AN INTERVIEW WITH USAAMA MINHAS

By Prabhjot Kaur

 

Photography credit: Sofia Georgio (for Sofar Sounds London)

 

Usaama Minhas is a poet and MC based in London. He started writing in his teens whilst going to school in Boston (Lincolnshire, UK) before leaving to spend a year at an actor training conservatory for theatre, film and TV in New York. There, he performed poetry at the Nuyorican Poets Café and the Pyramid Club. He returned to the UK to pursue a career in Hip-hop music and, in 2013, released the Hand in Hand EP, his self-produced album combining Rap music and Spoken Word poetry. Later that year, Usaama won the ‘Britain’s got Bars’ rap battle tournament at French Montana’s show at the O2. In 2015, he took a break from music to focus on creating poetry, going on to win many poetry slams in 2017, including the Hackney Hammer and Tongue, Kat Francois’s WORD4WORD, and the Genesis Poetry Slam (May). He went on to become the Hammer and Tongue National Slam Champion in 2018.


 

You started writing in your teens, what were your creative influences?

At the time it was a lot of music, a lot of hip hop music. A friend of mine used to listen to Tupac and so I ended up consuming his whole catalogue. A lot of people know two or three songs, but I just listened to everything. I was listening to a lot of different types of music, but in terms of writing, hip hop was the biggest cue I took.

 

So, your first influences were more musical than literature based?

Yeah, a lot of people around me at that age were listening to poppy or club music, in hip hop I just found a lot more substance and things I could relate to. The spirit of protest present is what I found really interesting. If you look at how Jay-Z or Nas writes, it’s super intricate and efficient and economical, and their ability to communicate things in four lines that might take someone else forty lines is phenomenal. 2017 onwards, I focused on just becoming an economical and efficient writer. I’m writing a poem instead of an article or a novel, and it requires a skill of precision – I want to provide a headshot, to use a crude analogy.

 

How long have you been writing/performing for?

I’ve been performing on and off for about nine years. I professionally took it up in 2012 but there was a long period when I didn’t do anything, but towards the end of 2016 I picked it back up again.

 

You won a lot of poetry slams in 2017, what was that like for you?

At the time it acted as validation because I was making a move from music to doing poetry by itself. It was cool, but I was very aware my writing needed to improve. I didn’t want to be a rapper who rapped without a beat, which is what my earlier work was like. I wanted to be more distinct than that. I didn’t want to rhyme for the sake of rhyming, there’s a lot more going on in my poetry than that, and I get to do all that intricate, lyrical stuff in my raps anyway. Making that move, performing solely for the sake of poetry and being acknowledged for it was comforting. I had a chip on my shoulder that I wasn’t really qualified for doing this, so it gave me validation on a personal level.

 

Your poetry provides a commentary on social/racial stereotypes, sometimes in a comedic way; tell us more about this.
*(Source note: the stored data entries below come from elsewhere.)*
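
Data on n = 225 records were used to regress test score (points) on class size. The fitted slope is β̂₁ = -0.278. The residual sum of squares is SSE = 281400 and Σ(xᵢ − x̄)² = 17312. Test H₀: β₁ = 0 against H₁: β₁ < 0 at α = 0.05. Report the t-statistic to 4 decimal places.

t = -1.0297

MSE = SSE/(n − 2) = 281400/223 = 1261.88.
SE(β̂₁) = √(MSE/Sₓₓ) = √(1261.88/17312) = 0.269983.
t = -0.278 / 0.269983 = -1.0297.
df = n − 2 = 223.
One-sided p ≈ 0.1521, which is ≥ 0.05, so fail to reject H₀.
The data do not give significant evidence that the true slope on class size is negative.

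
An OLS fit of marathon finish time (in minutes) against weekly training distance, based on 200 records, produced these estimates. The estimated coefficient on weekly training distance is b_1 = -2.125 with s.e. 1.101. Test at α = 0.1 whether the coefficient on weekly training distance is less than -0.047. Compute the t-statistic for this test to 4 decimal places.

t = -1.8874

H₀: β₁ = -0.047 vs H₁: β₁ < -0.047.
t = (b_1 − β₁⁰)/SE = (-2.125 − (-0.047)) / 1.101 = -1.8874.
df = n − 2 = 200 − 2 = 198.
One-sided p ≈ 0.0303, which is < 0.1, so reject H₀.
There is evidence that the true slope on weekly training distance is below -0.047 minutes per unit.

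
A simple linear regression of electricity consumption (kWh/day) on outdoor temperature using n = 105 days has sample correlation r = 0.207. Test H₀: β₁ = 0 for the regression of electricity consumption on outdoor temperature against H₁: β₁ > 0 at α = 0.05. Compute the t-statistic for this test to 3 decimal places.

t = 2.147

t = r·√(n − 2)/√(1 − r²) = 0.207·√103/√0.957151 = 2.147.
df = n − 2 = 103.
One-sided p ≈ 0.0171, which is < 0.05, so reject H₀.
There is evidence of a linear association between outdoor temperature and electricity consumption.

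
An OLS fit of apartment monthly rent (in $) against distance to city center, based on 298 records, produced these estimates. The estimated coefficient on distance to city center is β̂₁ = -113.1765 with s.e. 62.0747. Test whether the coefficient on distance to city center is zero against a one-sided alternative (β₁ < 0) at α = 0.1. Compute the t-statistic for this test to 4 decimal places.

H₀: β₁ = 0 vs H₁: β₁ < 0.
t = (β̂₁ − β₁⁰)/SE = -113.1765 / 62.0747 = -1.8232.
df = n − 2 = 298 − 2 = 296.
One-sided p ≈ 0.0346, which is < 0.1, so reject H₀.
There is evidence that the true slope on distance to city center is negative.

t = -1.8232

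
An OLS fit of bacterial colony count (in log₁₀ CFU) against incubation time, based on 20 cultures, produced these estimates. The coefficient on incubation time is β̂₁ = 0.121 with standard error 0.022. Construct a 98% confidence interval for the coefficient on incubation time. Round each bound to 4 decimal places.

df = n − 2 = 20 − 2 = 18.
t* = t_{0.01, 18} = 2.55238.
Margin = t* × SE = 2.55238 × 0.022 = 0.056152.
CI: 0.121 ± 0.056152 → (0.0648, 0.1772).
With 98% confidence, each one-unit increase in incubation time is associated with a change of between 0.0648 and 0.1772 log₁₀ CFU in bacterial colony count.

(0.0648, 0.1772)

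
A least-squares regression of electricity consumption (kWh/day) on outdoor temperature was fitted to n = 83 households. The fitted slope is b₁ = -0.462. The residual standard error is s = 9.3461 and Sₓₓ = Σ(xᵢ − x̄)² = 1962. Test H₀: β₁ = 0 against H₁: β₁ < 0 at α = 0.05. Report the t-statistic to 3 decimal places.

t = -2.190

SE(b₁) = s/√Sₓₓ = 9.3461/√1962 = 0.210999.
t = -0.462 / 0.210999 = -2.190.
df = n − 2 = 81.
One-sided p ≈ 0.0157, which is < 0.05, so reject H₀.
There is evidence that the true slope on outdoor temperature is negative.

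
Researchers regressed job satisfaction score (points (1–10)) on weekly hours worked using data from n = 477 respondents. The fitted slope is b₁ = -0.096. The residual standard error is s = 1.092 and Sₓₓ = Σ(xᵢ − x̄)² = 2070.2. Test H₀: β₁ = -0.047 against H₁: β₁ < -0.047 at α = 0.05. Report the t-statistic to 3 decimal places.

t = -2.042

SE(b₁) = s/√Sₓₓ = 1.092/√2070.2 = 0.0240003.
t = (-0.096 − (-0.047)) / 0.0240003 = -2.042.
df = n − 2 = 475.
One-sided p ≈ 0.0209, which is < 0.05, so reject H₀.
There is evidence that the true slope on weekly hours worked is below -0.047 points (1–10) per unit.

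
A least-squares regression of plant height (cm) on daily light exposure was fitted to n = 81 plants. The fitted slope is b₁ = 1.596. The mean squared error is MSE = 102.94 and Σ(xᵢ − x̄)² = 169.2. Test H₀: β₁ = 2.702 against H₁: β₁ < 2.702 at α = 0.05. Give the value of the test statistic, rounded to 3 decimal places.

SE(b₁) = √(MSE/Sₓₓ) = √(102.94/169.2) = 0.779995.
t = (1.596 − 2.702) / 0.779995 = -1.418.
df = n − 2 = 79.
One-sided p ≈ 0.0801, which is ≥ 0.05, so fail to reject H₀.
The data do not give significant evidence that the true slope on daily light exposure is below 2.702 cm per unit.

t = -1.418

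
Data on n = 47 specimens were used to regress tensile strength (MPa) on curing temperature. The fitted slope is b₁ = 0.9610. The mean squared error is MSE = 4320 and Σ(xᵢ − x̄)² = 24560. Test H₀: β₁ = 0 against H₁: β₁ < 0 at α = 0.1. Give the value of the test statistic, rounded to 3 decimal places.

SE(b₁) = √(MSE/Sₓₓ) = √(4320/24560) = 0.419399.
t = 0.9610 / 0.419399 = 2.291.
df = n − 2 = 45.
One-sided p ≈ 0.9867, which is ≥ 0.1, so fail to reject H₀.
The data do not give significant evidence that the true slope on curing temperature is negative.

t = 2.291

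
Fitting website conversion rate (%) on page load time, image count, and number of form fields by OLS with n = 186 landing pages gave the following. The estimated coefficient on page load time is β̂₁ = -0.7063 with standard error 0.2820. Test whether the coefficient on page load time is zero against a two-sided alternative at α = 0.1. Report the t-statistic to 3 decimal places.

t = -2.505

H₀: β₁ = 0 vs H₁: β₁ ≠ 0.
t = (β̂₁ − β₁⁰)/SE = -0.7063 / 0.2820 = -2.505.
df = n − k − 1 = 186 − 3 − 1 = 182.
Two-sided p ≈ 0.0131, which is < 0.1, so reject H₀.
There is evidence that page load time is associated with website conversion rate, holding the other predictors fixed.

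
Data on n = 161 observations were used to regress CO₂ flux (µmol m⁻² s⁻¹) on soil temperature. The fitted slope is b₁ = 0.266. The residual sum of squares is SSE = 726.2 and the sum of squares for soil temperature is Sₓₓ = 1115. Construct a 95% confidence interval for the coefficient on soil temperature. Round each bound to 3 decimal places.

(0.140, 0.392)

MSE = SSE/(n − 2) = 726.2/159 = 4.5673.
SE(b₁) = √(MSE/Sₓₓ) = √(4.5673/1115) = 0.0640018.
df = n − 2 = 159.
t* = t_{0.025, 159} = 1.974996.
Margin = t* × SE = 1.974996 × 0.0640018 = 0.12640.
CI: 0.266 ± 0.12640 → (0.140, 0.392).
With 95% confidence, each one-unit increase in soil temperature is associated with a change of between 0.140 and 0.392 µmol m⁻² s⁻¹ in CO₂ flux.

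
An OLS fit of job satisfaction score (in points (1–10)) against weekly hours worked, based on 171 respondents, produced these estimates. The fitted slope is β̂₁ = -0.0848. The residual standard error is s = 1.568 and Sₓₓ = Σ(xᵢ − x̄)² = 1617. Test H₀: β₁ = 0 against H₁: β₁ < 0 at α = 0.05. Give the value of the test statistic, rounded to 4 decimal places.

SE(β̂₁) = s/√Sₓₓ = 1.568/√1617 = 0.0389934.
t = -0.0848 / 0.0389934 = -2.1747.
df = n − 2 = 169.
One-sided p ≈ 0.0155, which is < 0.05, so reject H₀.
There is evidence that the true slope on weekly hours worked is negative.

t = -2.1747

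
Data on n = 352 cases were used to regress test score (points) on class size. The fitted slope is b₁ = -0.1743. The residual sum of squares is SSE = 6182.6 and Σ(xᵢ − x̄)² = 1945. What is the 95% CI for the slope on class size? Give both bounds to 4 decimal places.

(-0.3617, 0.0131)

MSE = SSE/(n − 2) = 6182.6/350 = 17.6646.
SE(b₁) = √(MSE/Sₓₓ) = √(17.6646/1945) = 0.0952997.
df = n − 2 = 350.
t* = t_{0.025, 350} = 1.966765.
Margin = t* × SE = 1.966765 × 0.0952997 = 0.187432.
CI: -0.1743 ± 0.187432 → (-0.3617, 0.0131).
With 95% confidence, each one-unit increase in class size is associated with a change of between -0.3617 and 0.0131 points in test score.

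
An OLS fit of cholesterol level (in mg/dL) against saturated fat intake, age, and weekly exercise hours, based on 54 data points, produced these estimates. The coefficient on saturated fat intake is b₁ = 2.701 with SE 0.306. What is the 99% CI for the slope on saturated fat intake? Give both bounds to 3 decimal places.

df = n − k − 1 = 54 − 3 − 1 = 50.
t* = t_{0.005, 50} = 2.677793.
Margin = t* × SE = 2.677793 × 0.306 = 0.81940.
CI: 2.701 ± 0.81940 → (1.882, 3.520).
With 99% confidence, each one-unit increase in saturated fat intake is associated with a change of between 1.882 and 3.520 mg/dL in cholesterol level, holding the other predictors fixed.

(1.882, 3.520)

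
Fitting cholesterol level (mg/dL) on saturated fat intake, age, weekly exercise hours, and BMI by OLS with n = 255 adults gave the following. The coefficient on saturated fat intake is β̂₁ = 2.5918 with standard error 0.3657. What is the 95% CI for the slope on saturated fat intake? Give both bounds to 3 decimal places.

df = n − k − 1 = 255 − 4 − 1 = 250.
t* = t_{0.025, 250} = 1.969498.
Margin = t* × SE = 1.969498 × 0.3657 = 0.72025.
CI: 2.5918 ± 0.72025 → (1.872, 3.312).
With 95% confidence, each one-unit increase in saturated fat intake is associated with a change of between 1.872 and 3.312 mg/dL in cholesterol level, holding the other predictors fixed.

(1.872, 3.312)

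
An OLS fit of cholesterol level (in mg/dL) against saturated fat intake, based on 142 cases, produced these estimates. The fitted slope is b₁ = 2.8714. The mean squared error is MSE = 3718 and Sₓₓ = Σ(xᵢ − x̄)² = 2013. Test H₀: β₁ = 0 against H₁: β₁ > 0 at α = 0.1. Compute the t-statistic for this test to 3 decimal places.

t = 2.113

SE(b₁) = √(MSE/Sₓₓ) = √(3718/2013) = 1.35904.
t = 2.8714 / 1.35904 = 2.113.
df = n − 2 = 140.
One-sided p ≈ 0.0182, which is < 0.1, so reject H₀.
There is evidence that the true slope on saturated fat intake is positive.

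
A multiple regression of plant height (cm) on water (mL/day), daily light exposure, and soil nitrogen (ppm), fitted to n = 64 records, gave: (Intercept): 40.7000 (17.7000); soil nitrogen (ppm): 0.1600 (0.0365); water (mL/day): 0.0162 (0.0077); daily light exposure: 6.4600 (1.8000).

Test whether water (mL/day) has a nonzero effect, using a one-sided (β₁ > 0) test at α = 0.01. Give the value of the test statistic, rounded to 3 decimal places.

Read off: b = 0.0162, SE = 0.0077 for water (mL/day).
H₀: β₁ = 0 vs H₁: β₁ > 0.
t = 0.0162 / 0.0077 = 2.104.
df = n − k − 1 = 64 − 3 − 1 = 60.
One-sided p ≈ 0.0198, which is ≥ 0.01, so fail to reject H₀.
The data do not give significant evidence that the true slope on water (mL/day) is positive, holding the other predictors fixed.

t = 2.104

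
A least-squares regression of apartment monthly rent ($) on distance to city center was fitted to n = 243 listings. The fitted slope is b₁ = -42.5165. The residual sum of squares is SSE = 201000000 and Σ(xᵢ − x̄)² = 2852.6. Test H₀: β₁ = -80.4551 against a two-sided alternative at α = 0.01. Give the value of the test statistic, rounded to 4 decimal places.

t = 2.2188

MSE = SSE/(n − 2) = 201000000/241 = 834025.
SE(b₁) = √(MSE/Sₓₓ) = √(834025/2852.6) = 17.0989.
t = (-42.5165 − (-80.4551)) / 17.0989 = 2.2188.
df = n − 2 = 241.
Two-sided p ≈ 0.0274, which is ≥ 0.01, so fail to reject H₀.
The data are consistent with a true slope of -80.4551 $ per unit of distance to city center.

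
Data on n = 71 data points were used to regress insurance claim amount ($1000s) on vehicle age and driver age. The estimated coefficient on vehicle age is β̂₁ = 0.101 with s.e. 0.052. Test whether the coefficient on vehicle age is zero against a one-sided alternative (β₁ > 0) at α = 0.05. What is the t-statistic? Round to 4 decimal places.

t = 1.9423

H₀: β₁ = 0 vs H₁: β₁ > 0.
t = (β̂₁ − β₁⁰)/SE = 0.101 / 0.052 = 1.9423.
df = n − k − 1 = 71 − 2 − 1 = 68.
One-sided p ≈ 0.0281, which is < 0.05, so reject H₀.
There is evidence that the true slope on vehicle age is positive, holding the other predictors fixed.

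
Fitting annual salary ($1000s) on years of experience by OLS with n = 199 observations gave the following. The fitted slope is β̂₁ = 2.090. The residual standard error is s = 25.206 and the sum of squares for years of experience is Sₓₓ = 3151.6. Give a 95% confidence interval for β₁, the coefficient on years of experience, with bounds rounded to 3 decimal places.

(1.205, 2.975)

SE(β̂₁) = s/√Sₓₓ = 25.206/√3151.6 = 0.448992.
df = n − 2 = 197.
t* = t_{0.025, 197} = 1.972079.
Margin = t* × SE = 1.972079 × 0.448992 = 0.88545.
CI: 2.090 ± 0.88545 → (1.205, 2.975).
With 95% confidence, each one-unit increase in years of experience is associated with a change of between 1.205 and 2.975 $1000s in annual salary.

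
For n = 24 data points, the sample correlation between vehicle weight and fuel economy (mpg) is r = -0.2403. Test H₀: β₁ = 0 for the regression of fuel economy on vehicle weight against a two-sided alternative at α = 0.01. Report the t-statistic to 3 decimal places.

t = r·√(n − 2)/√(1 − r²) = -0.2403·√22/√0.942256 = -1.161.
df = n − 2 = 22.
Two-sided p ≈ 0.2580, which is ≥ 0.01, so fail to reject H₀.
The data do not give significant evidence of a linear association between vehicle weight and fuel economy.

t = -1.161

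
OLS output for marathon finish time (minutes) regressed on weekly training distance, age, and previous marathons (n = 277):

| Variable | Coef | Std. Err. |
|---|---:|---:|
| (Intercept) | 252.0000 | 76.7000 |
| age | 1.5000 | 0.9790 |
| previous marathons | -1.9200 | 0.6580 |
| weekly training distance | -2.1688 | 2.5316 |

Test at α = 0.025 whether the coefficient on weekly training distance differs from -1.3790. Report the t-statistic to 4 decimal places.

Read off: b = -2.1688, SE = 2.5316 for weekly training distance.
H₀: β₁ = -1.3790 vs H₁: β₁ ≠ -1.3790.
t = (-2.1688 − (-1.3790)) / 2.5316 = -0.3120.
df = n − k − 1 = 277 − 3 − 1 = 273.
Two-sided p ≈ 0.7553, which is ≥ 0.025, so fail to reject H₀.
The data are consistent with a true slope of -1.3790 minutes per unit of weekly training distance, holding the other predictors fixed.

t = -0.3120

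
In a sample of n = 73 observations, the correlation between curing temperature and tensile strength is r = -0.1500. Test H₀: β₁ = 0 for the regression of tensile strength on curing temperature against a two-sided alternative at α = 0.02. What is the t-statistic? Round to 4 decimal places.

t = -1.2784

t = r·√(n − 2)/√(1 − r²) = -0.1500·√71/√0.9775 = -1.2784.
df = n − 2 = 71.
Two-sided p ≈ 0.2053, which is ≥ 0.02, so fail to reject H₀.
The data do not give significant evidence of a linear association between curing temperature and tensile strength.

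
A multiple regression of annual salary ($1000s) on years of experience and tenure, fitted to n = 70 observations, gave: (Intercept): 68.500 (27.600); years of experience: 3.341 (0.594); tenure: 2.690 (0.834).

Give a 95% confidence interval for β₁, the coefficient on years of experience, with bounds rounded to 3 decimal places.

Read off: b = 3.341, SE = 0.594 for years of experience.
df = n − k − 1 = 70 − 2 − 1 = 67.
t* = t_{0.025, 67} = 1.996008.
Margin = t* × SE = 1.996008 × 0.594 = 1.18563.
CI: 3.341 ± 1.18563 → (2.155, 4.527).

(2.155, 4.527)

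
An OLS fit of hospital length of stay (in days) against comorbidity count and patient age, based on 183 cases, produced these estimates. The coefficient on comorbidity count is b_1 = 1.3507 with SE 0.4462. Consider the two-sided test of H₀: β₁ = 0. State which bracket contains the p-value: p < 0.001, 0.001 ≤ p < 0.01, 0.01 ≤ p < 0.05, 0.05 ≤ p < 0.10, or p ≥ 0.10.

t = 1.3507 / 0.4462 = 3.027.
df = n − k − 1 = 183 − 2 − 1 = 180.
Two-sided p = 2·P(T_{180} > |t|) ≈ 0.0028.
So 0.001 ≤ p < 0.01.

0.001 ≤ p < 0.01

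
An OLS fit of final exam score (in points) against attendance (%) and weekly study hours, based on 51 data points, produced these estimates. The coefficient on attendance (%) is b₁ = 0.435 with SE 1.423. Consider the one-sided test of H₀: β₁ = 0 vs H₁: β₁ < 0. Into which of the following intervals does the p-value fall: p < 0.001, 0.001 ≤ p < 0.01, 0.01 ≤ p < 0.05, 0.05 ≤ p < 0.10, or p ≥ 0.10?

t = 0.435 / 1.423 = 0.306.
df = n − k − 1 = 51 − 2 − 1 = 48.
One-sided p = P(T_{48} < t) ≈ 0.6194.
So p ≥ 0.10.

p ≥ 0.10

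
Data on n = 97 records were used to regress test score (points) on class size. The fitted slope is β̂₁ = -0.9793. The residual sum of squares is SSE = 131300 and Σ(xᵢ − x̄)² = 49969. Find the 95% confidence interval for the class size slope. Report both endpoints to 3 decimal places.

MSE = SSE/(n − 2) = 131300/95 = 1382.11.
SE(β̂₁) = √(MSE/Sₓₓ) = √(1382.11/49969) = 0.166311.
df = n − 2 = 95.
t* = t_{0.025, 95} = 1.985251.
Margin = t* × SE = 1.985251 × 0.166311 = 0.33017.
CI: -0.9793 ± 0.33017 → (-1.309, -0.649).
With 95% confidence, each one-unit increase in class size is associated with a change of between -1.309 and -0.649 points in test score.

(-1.309, -0.649)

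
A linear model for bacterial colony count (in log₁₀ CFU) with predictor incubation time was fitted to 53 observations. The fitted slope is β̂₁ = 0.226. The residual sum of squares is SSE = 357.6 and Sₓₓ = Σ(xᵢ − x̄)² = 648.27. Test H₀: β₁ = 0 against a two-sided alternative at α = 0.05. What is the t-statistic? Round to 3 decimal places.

t = 2.173

MSE = SSE/(n − 2) = 357.6/51 = 7.01176.
SE(β̂₁) = √(MSE/Sₓₓ) = √(7.01176/648.27) = 0.104001.
t = 0.226 / 0.104001 = 2.173.
df = n − 2 = 51.
Two-sided p ≈ 0.0344, which is < 0.05, so reject H₀.
There is evidence that incubation time is associated with bacterial colony count.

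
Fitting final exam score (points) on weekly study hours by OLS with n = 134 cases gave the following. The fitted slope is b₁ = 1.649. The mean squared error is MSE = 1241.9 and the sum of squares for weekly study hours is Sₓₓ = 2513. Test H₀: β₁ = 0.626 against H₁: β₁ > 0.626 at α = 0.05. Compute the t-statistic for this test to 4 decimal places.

t = 1.4552

SE(b₁) = √(MSE/Sₓₓ) = √(1241.9/2513) = 0.702987.
t = (1.649 − 0.626) / 0.702987 = 1.4552.
df = n − 2 = 132.
One-sided p ≈ 0.0740, which is ≥ 0.05, so fail to reject H₀.
The data do not give significant evidence that the true slope on weekly study hours exceeds 0.626 points per unit.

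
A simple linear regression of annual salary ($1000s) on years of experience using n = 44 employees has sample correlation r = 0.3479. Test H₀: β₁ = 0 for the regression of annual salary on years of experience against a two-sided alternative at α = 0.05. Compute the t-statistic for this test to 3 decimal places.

t = 2.405

t = r·√(n − 2)/√(1 − r²) = 0.3479·√42/√0.878966 = 2.405.
df = n − 2 = 42.
Two-sided p ≈ 0.0207, which is < 0.05, so reject H₀.
There is evidence of a linear association between years of experience and annual salary.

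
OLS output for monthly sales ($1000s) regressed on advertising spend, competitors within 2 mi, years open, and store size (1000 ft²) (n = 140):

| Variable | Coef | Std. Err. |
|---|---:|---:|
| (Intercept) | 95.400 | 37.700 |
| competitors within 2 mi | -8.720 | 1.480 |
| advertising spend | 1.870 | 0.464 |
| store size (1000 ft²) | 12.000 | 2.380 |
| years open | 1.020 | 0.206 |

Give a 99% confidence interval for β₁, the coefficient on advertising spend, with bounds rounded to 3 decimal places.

(0.658, 3.082)

Read off: b = 1.870, SE = 0.464 for advertising spend.
df = n − k − 1 = 140 − 4 − 1 = 135.
t* = t_{0.005, 135} = 2.612738.
Margin = t* × SE = 2.612738 × 0.464 = 1.21231.
CI: 1.870 ± 1.21231 → (0.658, 3.082).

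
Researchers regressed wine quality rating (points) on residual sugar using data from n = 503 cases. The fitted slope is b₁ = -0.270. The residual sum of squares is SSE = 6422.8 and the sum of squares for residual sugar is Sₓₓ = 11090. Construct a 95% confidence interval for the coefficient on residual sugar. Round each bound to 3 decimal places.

MSE = SSE/(n − 2) = 6422.8/501 = 12.82.
SE(b₁) = √(MSE/Sₓₓ) = √(12.82/11090) = 0.0339999.
df = n − 2 = 501.
t* = t_{0.025, 501} = 1.96471.
Margin = t* × SE = 1.96471 × 0.0339999 = 0.06680.
CI: -0.270 ± 0.06680 → (-0.337, -0.203).
With 95% confidence, each one-unit increase in residual sugar is associated with a change of between -0.337 and -0.203 points in wine quality rating.

(-0.337, -0.203)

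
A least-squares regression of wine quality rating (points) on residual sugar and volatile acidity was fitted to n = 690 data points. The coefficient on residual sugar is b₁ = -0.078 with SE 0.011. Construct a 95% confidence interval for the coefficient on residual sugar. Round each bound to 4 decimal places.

(-0.0996, -0.0564)

df = n − k − 1 = 690 − 2 − 1 = 687.
t* = t_{0.025, 687} = 1.963423.
Margin = t* × SE = 1.963423 × 0.011 = 0.021598.
CI: -0.078 ± 0.021598 → (-0.0996, -0.0564).
With 95% confidence, each one-unit increase in residual sugar is associated with a change of between -0.0996 and -0.0564 points in wine quality rating, holding the other predictors fixed.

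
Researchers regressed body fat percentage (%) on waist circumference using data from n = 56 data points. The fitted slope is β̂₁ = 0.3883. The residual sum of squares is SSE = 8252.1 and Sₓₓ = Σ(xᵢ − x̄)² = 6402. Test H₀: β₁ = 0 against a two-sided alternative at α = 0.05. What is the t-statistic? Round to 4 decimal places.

t = 2.5133

MSE = SSE/(n − 2) = 8252.1/54 = 152.817.
SE(β̂₁) = √(MSE/Sₓₓ) = √(152.817/6402) = 0.1545.
t = 0.3883 / 0.1545 = 2.5133.
df = n − 2 = 54.
Two-sided p ≈ 0.0150, which is < 0.05, so reject H₀.
There is evidence that waist circumference is associated with body fat percentage.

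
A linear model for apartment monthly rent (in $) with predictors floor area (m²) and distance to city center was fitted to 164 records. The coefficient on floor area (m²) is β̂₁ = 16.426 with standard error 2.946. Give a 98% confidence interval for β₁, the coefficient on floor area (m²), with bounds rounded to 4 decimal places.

df = n − k − 1 = 164 − 2 − 1 = 161.
t* = t_{0.01, 161} = 2.349732.
Margin = t* × SE = 2.349732 × 2.946 = 6.922311.
CI: 16.426 ± 6.922311 → (9.5037, 23.3483).
With 98% confidence, each one-unit increase in floor area (m²) is associated with a change of between 9.5037 and 23.3483 $ in apartment monthly rent, holding the other predictors fixed.

(9.5037, 23.3483)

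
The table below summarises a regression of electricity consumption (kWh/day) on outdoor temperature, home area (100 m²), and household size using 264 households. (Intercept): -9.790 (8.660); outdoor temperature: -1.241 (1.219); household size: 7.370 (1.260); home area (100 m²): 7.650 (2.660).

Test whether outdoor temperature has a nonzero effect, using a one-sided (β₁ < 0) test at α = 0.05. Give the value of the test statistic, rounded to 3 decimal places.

t = -1.018

Read off: b = -1.241, SE = 1.219 for outdoor temperature.
H₀: β₁ = 0 vs H₁: β₁ < 0.
t = -1.241 / 1.219 = -1.018.
df = n − k − 1 = 264 − 3 − 1 = 260.
One-sided p ≈ 0.1548, which is ≥ 0.05, so fail to reject H₀.
The data do not give significant evidence that the true slope on outdoor temperature is negative, holding the other predictors fixed.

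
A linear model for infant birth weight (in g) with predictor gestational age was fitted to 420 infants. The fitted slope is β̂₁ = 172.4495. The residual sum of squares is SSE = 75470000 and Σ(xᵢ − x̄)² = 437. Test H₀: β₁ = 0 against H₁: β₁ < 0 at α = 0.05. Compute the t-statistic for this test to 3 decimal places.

t = 8.484

MSE = SSE/(n − 2) = 75470000/418 = 180550.
SE(β̂₁) = √(MSE/Sₓₓ) = √(180550/437) = 20.3263.
t = 172.4495 / 20.3263 = 8.484.
df = n − 2 = 418.
One-sided p ≈ 1.0000, which is ≥ 0.05, so fail to reject H₀.
The data do not give significant evidence that the true slope on gestational age is negative.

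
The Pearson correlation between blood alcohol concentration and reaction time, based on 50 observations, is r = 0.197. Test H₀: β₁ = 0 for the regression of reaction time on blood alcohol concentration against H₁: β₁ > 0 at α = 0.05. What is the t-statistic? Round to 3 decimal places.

t = 1.392

t = r·√(n − 2)/√(1 − r²) = 0.197·√48/√0.961191 = 1.392.
df = n − 2 = 48.
One-sided p ≈ 0.0851, which is ≥ 0.05, so fail to reject H₀.
The data do not give significant evidence of a linear association between blood alcohol concentration and reaction time.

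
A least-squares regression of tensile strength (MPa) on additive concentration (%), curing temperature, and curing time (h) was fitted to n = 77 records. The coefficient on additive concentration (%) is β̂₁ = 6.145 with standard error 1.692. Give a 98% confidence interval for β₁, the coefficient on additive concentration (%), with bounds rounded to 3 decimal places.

df = n − k − 1 = 77 − 3 − 1 = 73.
t* = t_{0.01, 73} = 2.378522.
Margin = t* × SE = 2.378522 × 1.692 = 4.02446.
CI: 6.145 ± 4.02446 → (2.121, 10.169).
With 98% confidence, each one-unit increase in additive concentration (%) is associated with a change of between 2.121 and 10.169 MPa in tensile strength, holding the other predictors fixed.

(2.121, 10.169)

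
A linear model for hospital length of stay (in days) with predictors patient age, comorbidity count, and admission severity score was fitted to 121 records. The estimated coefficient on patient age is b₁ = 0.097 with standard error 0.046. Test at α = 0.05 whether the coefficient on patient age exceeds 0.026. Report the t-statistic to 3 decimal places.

t = 1.543

H₀: β₁ = 0.026 vs H₁: β₁ > 0.026.
t = (b₁ − β₁⁰)/SE = (0.097 − 0.026) / 0.046 = 1.543.
df = n − k − 1 = 121 − 3 − 1 = 117.
One-sided p ≈ 0.0627, which is ≥ 0.05, so fail to reject H₀.
The data do not give significant evidence that the true slope on patient age exceeds 0.026 days per unit, holding the other predictors fixed.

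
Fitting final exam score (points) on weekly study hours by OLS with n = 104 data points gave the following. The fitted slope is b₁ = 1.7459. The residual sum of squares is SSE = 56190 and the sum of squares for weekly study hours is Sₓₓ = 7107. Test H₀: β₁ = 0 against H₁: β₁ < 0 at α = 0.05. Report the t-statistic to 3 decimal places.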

Humour just works. You can use it to make statements without people realising you’ve made a statement. People agree to things they don’t realise they’re agreeing to by virtue of them laughing at your joke. Sometimes they’re the butt of the joke but they’re laughing and appreciating the message. It’s all about finding points of connection and making people empathise. Comedy accomplishes that entry point – if you’re likeable, if somebody laughs with you then they’re going to listen to what you have to say. What happens a lot of time with us – and by ‘us’ I mean black and brown people – when we’re on stage or in any position, what is in reality pain and justified rage appears to others as irrational hatred and anger. So, when I’m speaking to crowds that might not have ever seen someone like me perform before, I’m conscious of the strategy I use to make myself human first, but I try not to think in those terms too much. I don’t want to have to perform my humanity.

 

What was it like winning the 2018 Hammer and Tongue National Slam Champion title?

Hammer and Tongue was a national competition, so winning that was significant on a more symbolic level. For someone who looks like me, has my background and was speaking about the issues that I was speaking about on that stage and the stages that led up to that final, it was cool that the audiences present were essentially choosing this person, these poems, these messages as being representative of British culture and also as something they wanted to applaud and hold up.

 

What would you say is the difference between spoken word and rap, if any? And do you have a preference of one over the other?

What’s different for me is my approach when I’m creating. With raps, my approach is for it to be technically proficient and economical, in terms of rhyme, cadence, double entendre, metaphor, simile – it needs to be a tight piece of writing that is comprehensive and cohesive in tackling the subject matter. With rap there are certain constraints, like weaving a narrative within sixteen bars. Even the music itself is an inspiration. With poetry, you write the piece and edit it down until it’s polished. You have to figure out how to perform it, where you’re pausing, where there’s emphasis. You’re not aided by music in any way. Honestly, I don’t know which I like better. I like performing without backing tracks and the challenge of seeing what I can do with my body, voice and words, and the audience’s reaction, and not having a beat take them anywhere but just having what I’m doing take them to that place.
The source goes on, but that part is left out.